Watch for water temps. bass tend to start making the beds when water in the bedding area gets to mid 50s, and start the actual spawn part when it gets in the 60-65º range around the bed.

One main thing to watch for is how you measure the temperatures since sometimes the fishfinder may be reading 65º but remember that is at the sensor close to the surface. It may be 65 towards the top but still 45º 4-6 feet down in the bedding areas. Get a wired thermometer with around a 10ft cord, use masking tape or something to mark it every 1 or 2 feet, then drop it down to some specific areas that you think fish may normally be close to and get the various depth temps.

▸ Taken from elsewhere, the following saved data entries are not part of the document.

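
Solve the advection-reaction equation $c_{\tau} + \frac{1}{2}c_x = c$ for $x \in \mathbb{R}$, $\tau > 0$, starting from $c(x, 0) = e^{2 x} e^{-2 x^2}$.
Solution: Substitute $c = e^{2x}u$, i.e. $u = e^{-2x}c$.
By the product rule, $c_x = e^{2x}(u_x + 2u)$, $c_{\tau} = e^{2x}u_{\tau}$.
Substituting into the PDE and dividing by $e^{2x}$: $u_{\tau} + \frac{1}{2}(u_x + 2u) = u$.
The lower-order terms cancel, leaving the standard advection equation $u_{\tau} + \frac{1}{2}u_x = 0$.
Initial data for $u$: $u(x,0) = e^{-2x}c(x,0) = e^{-2 x^2}$.
Solve for $u$:
  By method of characteristics (waves move right with speed 1/2):
  Along characteristics $x - \frac{1}{2}\tau =$ const, $u$ is constant, so $u(x,\tau) = f(x - \frac{1}{2}\tau)$ with $f = u( \cdot , 0)$.
Hence $u(x,\tau) = e^{-2 (x - \tau/2)^2}$.
Transform back: $c(x,\tau) = e^{2x}u(x,\tau)$.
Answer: $c(x, \tau) = e^{2 x} e^{-2 (-\tau/2 + x)^2}$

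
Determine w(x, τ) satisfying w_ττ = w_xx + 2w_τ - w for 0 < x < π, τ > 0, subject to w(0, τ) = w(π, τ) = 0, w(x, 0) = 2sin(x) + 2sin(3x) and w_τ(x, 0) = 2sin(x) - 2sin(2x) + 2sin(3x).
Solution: Substitute w = exp(τ)u, i.e. u = exp(-τ)w.
By the product rule, w_τ = exp(τ)(u_τ + u), w_ττ = exp(τ)(u_ττ + 2u_τ + u), w_xx = exp(τ)u_xx.
Substituting into the PDE and dividing by exp(τ): u_ττ + 2u_τ + u = u_xx + 2(u_τ + u) - u.
The lower-order terms cancel, leaving the standard wave equation u_ττ = u_xx.
Initial data for u: u(x,0) = w(x,0) = 2sin(x) + 2sin(3x); u_τ(x,0) = w_τ(x,0) - w(x,0) = -2sin(2x). The boundary conditions carry over: u(0,τ) = u(π,τ) = 0.
Solve for u:
  Using separation of variables u = X(x)T(τ):
  Eigenfunctions: sin(nx), n = 1, 2, 3, ...
  General solution: u(x, τ) = Σ [A_n cos(n τ) + B_n sin(n τ)] sin(nx)
  From u(x,0) = 2sin(x) + 2sin(3x): A_1=2, A_3=2. From u_τ(x,0) = -2sin(2x), using u_τ(x,0) = Σ ω_n B_n sin(nx) with ω_n = n: B_2 = (-2)/2 = -1.
Hence u(x,τ) = 2sin(x)cos(τ) - sin(2x)sin(2τ) + 2sin(3x)cos(3τ).
Transform back: w(x,τ) = exp(τ)u(x,τ).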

Rainfall up north can have colder water flow down the streams and creeks and cool the water down at the depths but the sun warms up the top so you can have quite a temp difference.

This is all for normal florida and florida/northern hybrid largemouth bass. It is different for stripers, hybrids, sunshine, white and peacock.


----------



## nojerseydevil (Jan 23, 2009)

The cold weather is coming. April...

NJD


----------